AFP, BERLIN: Britain's Queen Elizabeth II made her first trip to a former Nazi concentration camp yesterday, visiting Bergen-Belsen just over 70 years after it was liberated by British forces, on the final day of her state visit to Germany.
The 89-year-old queen was accompanied by her husband Prince Philip, 94, as she visited the site where at least 52,000 people from across Europe died during World War II, including teenage Jewish diarist Anne Frank.
She was due to see a memorial stone to the young girl, whose journal of her family's time hidden from the Nazis during the German occupation of The Netherlands has been read by millions around the world.
In April 1945, British forces freed the camp in northern Germany where Jews, political prisoners and other persecuted groups were held, taking pictures which gave the world the first visual proof of the Holocaust.
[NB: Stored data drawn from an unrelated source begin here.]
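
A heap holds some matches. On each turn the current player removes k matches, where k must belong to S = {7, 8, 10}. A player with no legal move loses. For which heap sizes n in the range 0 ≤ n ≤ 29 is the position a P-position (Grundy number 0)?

n :  0  1  2  3  4  5  6  7  8  9 10 11 12 13 14 15 16 17 18 19 20 21 22 23 24 25 26 27 28 29
G :  0  0  0  0  0  0  0  1  1  1  1  1  1  1  2  2  2  0  0  0  0  0  0  0  1  1  1  1  1  1
P-positions are exactly the n with G(n) = 0.

0, 1, 2, 3, 4, 5, 6, 17, 18, 19, 20, 21, 22, 23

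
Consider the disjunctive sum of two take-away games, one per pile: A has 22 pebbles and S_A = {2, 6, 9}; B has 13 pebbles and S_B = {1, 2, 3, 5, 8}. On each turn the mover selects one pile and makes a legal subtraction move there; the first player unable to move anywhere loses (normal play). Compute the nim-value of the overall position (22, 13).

Pile A, S = {2, 6, 9}:
G(0) = 0
G(1) = mex{} = 0
G(2) = mex{0} = 1
G(3) = mex{0} = 1
G(4) = mex{1} = 0
G(5) = mex{1} = 0
G(6) = mex{0,0} = 1
G(7) = mex{0,0} = 1
G(8) = mex{1,1} = 0
G(9) = mex{1,1,0} = 2
G(10) = mex{0,0,0} = 1
G(11) = mex{2,0,1} = 3
G(12) = mex{1,1,1} = 0
G(13) = mex{3,1,0} = 2
G(14) = mex{0,0,0} = 1
G(15) = mex{2,2,1} = 0
G(16) = mex{1,1,1} = 0
G(17) = mex{0,3,0} = 1
G(18) = mex{0,0,2} = 1
G(19) = mex{1,2,1} = 0
G(20) = mex{1,1,3} = 0
G(21) = mex{0,0,0} = 1
G(22) = mex{0,0,2} = 1
G_A(22) = 1.
Pile B, S = {1, 2, 3, 5, 8}:
n :  0  1  2  3  4  5  6  7  8  9 10 11 12 13
G :  0  1  2  3  0  1  2  3  4  5  0  1  2  3
G_B(13) = 3.
Combined Grundy value = 1 ⊕ 3 = 2.

2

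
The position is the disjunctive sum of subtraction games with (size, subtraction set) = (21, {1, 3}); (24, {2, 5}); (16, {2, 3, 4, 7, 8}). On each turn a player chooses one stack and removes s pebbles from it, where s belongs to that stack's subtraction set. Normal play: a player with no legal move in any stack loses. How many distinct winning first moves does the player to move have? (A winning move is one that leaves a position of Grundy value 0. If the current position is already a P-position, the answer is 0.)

1

Stack A, S = {1, 3}:
G(0) = 0
G(1) = mex{0} = 1
G(2) = mex{1} = 0
G(3) = mex{0,0} = 1
G(4) = mex{1,1} = 0
G(5) = mex{0,0} = 1
G(6) = mex{1,1} = 0
G(7) = mex{0,0} = 1
G(8) = mex{1,1} = 0
G(9) = mex{0,0} = 1
G(10) = mex{1,1} = 0
G(11) = mex{0,0} = 1
G(12) = mex{1,1} = 0
G(13) = mex{0,0} = 1
G(14) = mex{1,1} = 0
G(15) = mex{0,0} = 1
G(16) = mex{1,1} = 0
G(17) = mex{0,0} = 1
G(18) = mex{1,1} = 0
G(19) = mex{0,0} = 1
G(20) = mex{1,1} = 0
G(21) = mex{0,0} = 1
G_A(21) = 1.
Stack B, S = {2, 5}:
G(0) = 0
G(1) = mex{} = 0
G(2) = mex{0} = 1
G(3) = mex{0} = 1
G(4) = mex{1} = 0
G(5) = mex{1,0} = 2
G(6) = mex{0,0} = 1
G(7) = mex{2,1} = 0
G(8) = mex{1,1} = 0
G(9) = mex{0,0} = 1
G(10) = mex{0,2} = 1
G(11) = mex{1,1} = 0
G(12) = mex{1,0} = 2
G(13) = mex{0,0} = 1
G(14) = mex{2,1} = 0
G(15) = mex{1,1} = 0
G(16) = mex{0,0} = 1
G(17) = mex{0,2} = 1
G(18) = mex{1,1} = 0
G(19) = mex{1,0} = 2
G(20) = mex{0,0} = 1
G(21) = mex{2,1} = 0
G(22) = mex{1,1} = 0
G(23) = mex{0,0} = 1
G(24) = mex{0,2} = 1
G_B(24) = 1.
Stack C, S = {2, 3, 4, 7, 8}:
n :  0  1  2  3  4  5  6  7  8  9 10 11 12 13 14 15 16
G :  0  0  1  1  2  2  0  3  1  4  2  0  0  1  1  2  2
G_C(16) = 2.
Combined Grundy value = 1 ⊕ 1 ⊕ 2 = 2.
A winning move leaves total XOR = 0, i.e. changes one component's Grundy value g to g ⊕ X where X is the current total.
Stack A: need g' = 1⊕2 = 3. Options: 21−1→G=0, 21−3→G=0. Hits: 0.
Stack B: need g' = 1⊕2 = 3. Options: 24−2→G=0, 24−5→G=2. Hits: 0.
Stack C: need g' = 2⊕2 = 0. Options: 16−2→G=1, 16−3→G=1, 16−4→G=0, 16−7→G=4, 16−8→G=1. Hits: 1.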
The queen is also due to lay a wreath and meet camp survivors and liberators.
At a banquet at Berlin's presidential palace earlier in the week, the queen warned against division in Europe, in a speech focused on historical references to the lessons of World War II, the fall of the Berlin Wall and German reunification.
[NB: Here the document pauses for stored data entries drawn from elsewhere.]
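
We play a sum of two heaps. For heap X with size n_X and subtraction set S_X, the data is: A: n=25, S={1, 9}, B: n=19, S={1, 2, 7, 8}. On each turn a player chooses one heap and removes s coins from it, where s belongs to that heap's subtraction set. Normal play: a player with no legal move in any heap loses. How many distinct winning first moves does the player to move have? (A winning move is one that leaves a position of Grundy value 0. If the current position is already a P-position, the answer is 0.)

0

Heap A, S = {1, 9}:
n :  0  1  2  3  4  5  6  7  8  9 10 11 12 13 14 15 16 17 18 19 20 21 22 23 24 25
G :  0  1  0  1  0  1  0  1  0  1  0  1  0  1  0  1  0  1  0  1  0  1  0  1  0  1
G_A(25) = 1.
Heap B, S = {1, 2, 7, 8}:
G(0) = 0
G(1) = mex{0} = 1
G(2) = mex{1,0} = 2
G(3) = mex{2,1} = 0
G(4) = mex{0,2} = 1
G(5) = mex{1,0} = 2
G(6) = mex{2,1} = 0
G(7) = mex{0,2,0} = 1
G(8) = mex{1,0,1,0} = 2
G(9) = mex{2,1,2,1} = 0
G(10) = mex{0,2,0,2} = 1
G(11) = mex{1,0,1,0} = 2
G(12) = mex{2,1,2,1} = 0
G(13) = mex{0,2,0,2} = 1
G(14) = mex{1,0,1,0} = 2
G(15) = mex{2,1,2,1} = 0
G(16) = mex{0,2,0,2} = 1
G(17) = mex{1,0,1,0} = 2
G(18) = mex{2,1,2,1} = 0
G(19) = mex{0,2,0,2} = 1
G_B(19) = 1.
Combined Grundy value = 1 ⊕ 1 = 0.
A winning move leaves total XOR = 0, i.e. changes one component's Grundy value g to g ⊕ X where X is the current total.
Heap A: target g' = 1⊕0 = 1, but every legal move changes the Grundy value (mex property), so 0 moves.
Heap B: target g' = 1⊕0 = 1, but every legal move changes the Grundy value (mex property), so 0 moves.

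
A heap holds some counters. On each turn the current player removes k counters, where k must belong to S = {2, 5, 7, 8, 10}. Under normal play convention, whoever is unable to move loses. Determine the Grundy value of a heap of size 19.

n :  0  1  2  3  4  5  6  7  8  9 10 11 12 13 14 15 16 17 18 19
G :  0  0  1  1  0  2  1  3  2  2  3  3  4  0  5  1  0  0  1  1

1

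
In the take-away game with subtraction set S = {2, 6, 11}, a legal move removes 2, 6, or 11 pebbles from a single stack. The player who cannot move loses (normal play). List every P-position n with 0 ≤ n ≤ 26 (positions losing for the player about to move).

0, 1, 4, 5, 8, 9, 13, 17, 18, 21, 22, 25, 26

n :  0  1  2  3  4  5  6  7  8  9 10 11 12 13 14 15 16 17 18 19 20 21 22 23 24 25 26
G :  0  0  1  1  0  0  1  1  0  0  1  1  2  0  3  1  2  0  0  1  1  0  0  1  1  0  0
P-positions are exactly the n with G(n) = 0.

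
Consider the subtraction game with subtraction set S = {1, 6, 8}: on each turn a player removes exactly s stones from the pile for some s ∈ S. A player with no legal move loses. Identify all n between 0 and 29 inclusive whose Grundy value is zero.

0, 2, 4, 7, 9, 11, 14, 16, 18, 21, 23, 25, 28

n :  0  1  2  3  4  5  6  7  8  9 10 11 12 13 14 15 16 17 18 19 20 21 22 23 24 25 26 27 28 29
G :  0  1  0  1  0  1  2  0  1  0  1  0  1  2  0  1  0  1  0  1  2  0  1  0  1  0  1  2  0  1
P-positions are exactly the n with G(n) = 0.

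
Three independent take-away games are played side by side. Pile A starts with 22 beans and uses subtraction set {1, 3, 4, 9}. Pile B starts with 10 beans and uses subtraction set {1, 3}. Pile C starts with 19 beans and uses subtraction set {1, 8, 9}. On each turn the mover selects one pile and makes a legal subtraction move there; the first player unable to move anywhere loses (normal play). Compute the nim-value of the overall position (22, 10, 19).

Pile A, S = {1, 3, 4, 9}:
n :  0  1  2  3  4  5  6  7  8  9 10 11 12 13 14 15 16 17 18 19 20 21 22
G :  0  1  0  1  2  3  2  0  1  4  3  2  0  1  0  1  2  3  2  0  1  4  3
G_A(22) = 3.
Pile B, S = {1, 3}:
G(0) = 0
G(1) = mex{0} = 1
G(2) = mex{1} = 0
G(3) = mex{0,0} = 1
G(4) = mex{1,1} = 0
G(5) = mex{0,0} = 1
G(6) = mex{1,1} = 0
G(7) = mex{0,0} = 1
G(8) = mex{1,1} = 0
G(9) = mex{0,0} = 1
G(10) = mex{1,1} = 0
G_B(10) = 0.
Pile C, S = {1, 8, 9}:
G(0) = 0
G(1) = mex{0} = 1
G(2) = mex{1} = 0
G(3) = mex{0} = 1
G(4) = mex{1} = 0
G(5) = mex{0} = 1
G(6) = mex{1} = 0
G(7) = mex{0} = 1
G(8) = mex{1,0} = 2
G(9) = mex{2,1,0} = 3
G(10) = mex{3,0,1} = 2
G(11) = mex{2,1,0} = 3
G(12) = mex{3,0,1} = 2
G(13) = mex{2,1,0} = 3
G(14) = mex{3,0,1} = 2
G(15) = mex{2,1,0} = 3
G(16) = mex{3,2,1} = 0
G(17) = mex{0,3,2} = 1
G(18) = mex{1,2,3} = 0
G(19) = mex{0,3,2} = 1
G_C(19) = 1.
Combined Grundy value = 3 ⊕ 0 ⊕ 1 = 2.

2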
In April, on the 70th anniversary of the camp's liberation, German President Joachim Gauck paid tribute to Britain for restoring humanity to the country, saying its forces led by example during the subsequent Allied occupation.
The event wraps up the queen's fifth state visit to Germany which included a meeting with Chancellor Angela Merkel, a boat trip along Berlin's Spree river and a trip to the financial capital, Frankfurt.
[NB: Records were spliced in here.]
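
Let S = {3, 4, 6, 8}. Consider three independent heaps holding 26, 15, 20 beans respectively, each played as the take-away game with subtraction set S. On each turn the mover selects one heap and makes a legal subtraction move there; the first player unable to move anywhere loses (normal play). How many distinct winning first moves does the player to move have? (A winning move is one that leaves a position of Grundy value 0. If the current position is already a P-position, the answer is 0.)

3

All heaps use S = {3, 4, 6, 8}:
G(0) = 0
G(1) = mex{} = 0
G(2) = mex{} = 0
G(3) = mex{0} = 1
G(4) = mex{0,0} = 1
G(5) = mex{0,0} = 1
G(6) = mex{1,0,0} = 2
G(7) = mex{1,1,0} = 2
G(8) = mex{1,1,0,0} = 2
G(9) = mex{2,1,1,0} = 3
G(10) = mex{2,2,1,0} = 3
G(11) = mex{2,2,1,1} = 0
G(12) = mex{3,2,2,1} = 0
G(13) = mex{3,3,2,1} = 0
G(14) = mex{0,3,2,2} = 1
G(15) = mex{0,0,3,2} = 1
G(16) = mex{0,0,3,2} = 1
G(17) = mex{1,0,0,3} = 2
G(18) = mex{1,1,0,3} = 2
G(19) = mex{1,1,0,0} = 2
G(20) = mex{2,1,1,0} = 3
G(21) = mex{2,2,1,0} = 3
G(22) = mex{2,2,1,1} = 0
G(23) = mex{3,2,2,1} = 0
G(24) = mex{3,3,2,1} = 0
G(25) = mex{0,3,2,2} = 1
G(26) = mex{0,0,3,2} = 1
Heap A: G(26) = 1.
Heap B: G(15) = 1.
Heap C: G(20) = 3.
Combined Grundy value = 1 ⊕ 1 ⊕ 3 = 3.
A winning move leaves total XOR = 0, i.e. changes one component's Grundy value g to g ⊕ X where X is the current total.
Heap A: need g' = 1⊕3 = 2. Options: 26−3→G=0, 26−4→G=0, 26−6→G=3, 26−8→G=2. Hits: 1.
Heap B: need g' = 1⊕3 = 2. Options: 15−3→G=0, 15−4→G=0, 15−6→G=3, 15−8→G=2. Hits: 1.
Heap C: need g' = 3⊕3 = 0. Options: 20−3→G=2, 20−4→G=1, 20−6→G=1, 20−8→G=0. Hits: 1.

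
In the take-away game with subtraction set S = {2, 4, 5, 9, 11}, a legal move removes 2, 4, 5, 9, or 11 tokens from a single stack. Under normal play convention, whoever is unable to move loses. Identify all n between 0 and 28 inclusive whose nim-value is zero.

0, 1, 7, 8, 14, 15, 21, 22, 28

G(0) = 0
G(1) = mex{} = 0
G(2) = mex{0} = 1
G(3) = mex{0} = 1
G(4) = mex{1,0} = 2
G(5) = mex{1,0,0} = 2
G(6) = mex{2,1,0} = 3
G(7) = mex{2,1,1} = 0
G(8) = mex{3,2,1} = 0
G(9) = mex{0,2,2,0} = 1
G(10) = mex{0,3,2,0} = 1
G(11) = mex{1,0,3,1,0} = 2
G(12) = mex{1,0,0,1,0} = 2
G(13) = mex{2,1,0,2,1} = 3
G(14) = mex{2,1,1,2,1} = 0
G(15) = mex{3,2,1,3,2} = 0
G(16) = mex{0,2,2,0,2} = 1
G(17) = mex{0,3,2,0,3} = 1
G(18) = mex{1,0,3,1,0} = 2
G(19) = mex{1,0,0,1,0} = 2
G(20) = mex{2,1,0,2,1} = 3
G(21) = mex{2,1,1,2,1} = 0
G(22) = mex{3,2,1,3,2} = 0
G(23) = mex{0,2,2,0,2} = 1
G(24) = mex{0,3,2,0,3} = 1
G(25) = mex{1,0,3,1,0} = 2
G(26) = mex{1,0,0,1,0} = 2
G(27) = mex{2,1,0,2,1} = 3
G(28) = mex{2,1,1,2,1} = 0
P-positions are exactly the n with G(n) = 0.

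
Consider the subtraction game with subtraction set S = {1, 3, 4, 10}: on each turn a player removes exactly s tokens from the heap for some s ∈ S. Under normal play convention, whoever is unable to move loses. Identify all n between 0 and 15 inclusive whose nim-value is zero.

G(0) = 0
G(1) = mex{0} = 1
G(2) = mex{1} = 0
G(3) = mex{0,0} = 1
G(4) = mex{1,1,0} = 2
G(5) = mex{2,0,1} = 3
G(6) = mex{3,1,0} = 2
G(7) = mex{2,2,1} = 0
G(8) = mex{0,3,2} = 1
G(9) = mex{1,2,3} = 0
G(10) = mex{0,0,2,0} = 1
G(11) = mex{1,1,0,1} = 2
G(12) = mex{2,0,1,0} = 3
G(13) = mex{3,1,0,1} = 2
G(14) = mex{2,2,1,2} = 0
G(15) = mex{0,3,2,3} = 1
P-positions are exactly the n with G(n) = 0.

0, 2, 7, 9, 14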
Earlier, a German artist whose painting of a blue horse was presented as a gift to Britain's visiting Queen Elizabeth II, prompting a quizzical reaction over its "strange colour", defended her work Friday.
Nicole Leidenfrost told German newspapers that her art was about "having fun" and insisted the 89-year-old queen had liked the rendering of her as a little girl being led on a pony by her father, King George VI.
The modern artwork, based on a
photograph, was presented to the queen, who is on a state visit to Germany with her husband, Prince Philip, by German President Joachim Gauck at his Bellevue Palace earlier in the week.
"It's a strange colour for a horse", the queen is seen saying in a brief video circulating on the Internet, before adding: "And that is supposed to be my father?"
Leidenfrost shrugged off the reaction.
"It's about having fun! I don't do deadly serious art," she told the daily Frankfurter Allgemeine Zeitung, highlighting the symbolism of the horse's "royal blue" hue.
In an interview with Munich's Sueddeutsche Zeitung, the artist said the queen had only briefly looked at the painting but that it was visibly a "very cordial" situation.
"She laughed and was pleased. And that was exactly my goal," Leidenfrost said.
German commentators Friday also picked up on negative remarks in some British newspapers about the gift, with Berlin's Tagesspiegel defending "artistic freedom".
And several couldn't resist adding: "Never look a gift horse in the mouth".